Podemos et Syriza, l'amorce d'un changement
Les mouvements en Grèce et en Espagne n'ont malheureusement eu aucune influence sur le cap du gouvernement français jusque-là, déplore le quotidien communiste L'Humanité à l'issue de la grande mobilisation des partisans de Podemos en Espagne : "La dégringolade sociale pour programme ! Ni la victoire de Syriza en Grèce ni l'ampleur de la marche pour le changement, organisée samedi par Podemos en Espagne, ne font transiger le gouvernement sur ses choix économiques. Oui, tout peut basculer. Mais depuis l'élection de Syriza, il n'est pas écrit que le virage se prenne à droite. Une semaine après la victoire du parti anti-austérité en Grèce, le peuple antilibéral est au rendez-vous en Espagne. Ces mouvements, rassemblements des humiliés, des appauvris, des révoltés, des solidaires, participent du renouvellement des pratiques démocratiques. Ils prouvent que la voix des peuples peut s'imposer dans le débat politique.

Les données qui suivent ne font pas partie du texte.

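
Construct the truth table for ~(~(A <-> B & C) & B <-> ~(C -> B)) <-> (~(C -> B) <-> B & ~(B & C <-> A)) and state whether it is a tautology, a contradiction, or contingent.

contradiction

A  B  C  |  φ
T  T  T  |  F
T  T  F  |  F
T  F  T  |  F
T  F  F  |  F
F  T  T  |  F
F  T  F  |  F
F  F  T  |  F
F  F  F  |  F
Every row is F, so the formula is a contradiction.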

Le grain de sable est dans la machine européenne."
Un discours positif
La mobilisation de samedi a clairement montré que le parti Podemos était plus qu'un simple mouvement protestataire, estime le quotidien libéral Jutarnji List : "Le leader de la formation, Pablo Iglesias, a mieux compris qu'Alexis Tsipras qu'on ne pouvait pas dire non à toutes les propositions. Ce que n'a pas compris non plus le mouvement 'Occupy Wall Street'. 'Nous avons été vaincus parce que nous avons été capables de dire non, mais pas de dire pourquoi', résume l'auteure culte Naomi Klein. Podemos a su apprendre de ces erreurs ; on le voit à sa propension à dire 'oui' ou 'oui, nous y arriverons'. Ce mouvement est certainement populiste, et bien entendu, le populisme de gauche peut aussi aboutir au populisme de droite. Il s'agit cependant ici de l'expression d'un mécontentement authentique qui ne touche pas seulement quelques générations, mais un peuple entier. Podemos est né d'un mouvement venu d'en bas, et ce vent balaye maintenant tout le sud de l'UE. Les choses deviennent intéressantes."
Syriza, un danger pour l'Espagne, le Portugal et l'Irlande
Dans le journal dominical de centre-gauche Vasárnapi Hírek, le journaliste Endre Aczél redoute une montée en puissance des forces d'extrême gauche après la victoire électorale de Syriza et la démonstration de force des partisans de Podemos en Espagne : "Après la victoire électorale de Syriza, l'avancée de Podemos en Espagne paraît inexorable. Les deux formations appartiennent à la gauche radicale ; toutes deux sont populistes, hostiles aux élites et basent leur politique sur un principe : le citoyen lambda n'a pas à payer pour les erreurs commises par les partis traditionnels et l'establishment politique. … Le problème, c'est que la victoire de Syriza génère une grande force d'attraction. … Des élections auront bientôt lieu en Espagne, au Portugal et en Irlande. Il est à craindre que des forces populistes de gauche arrivent aussi au pouvoir dans ces pays".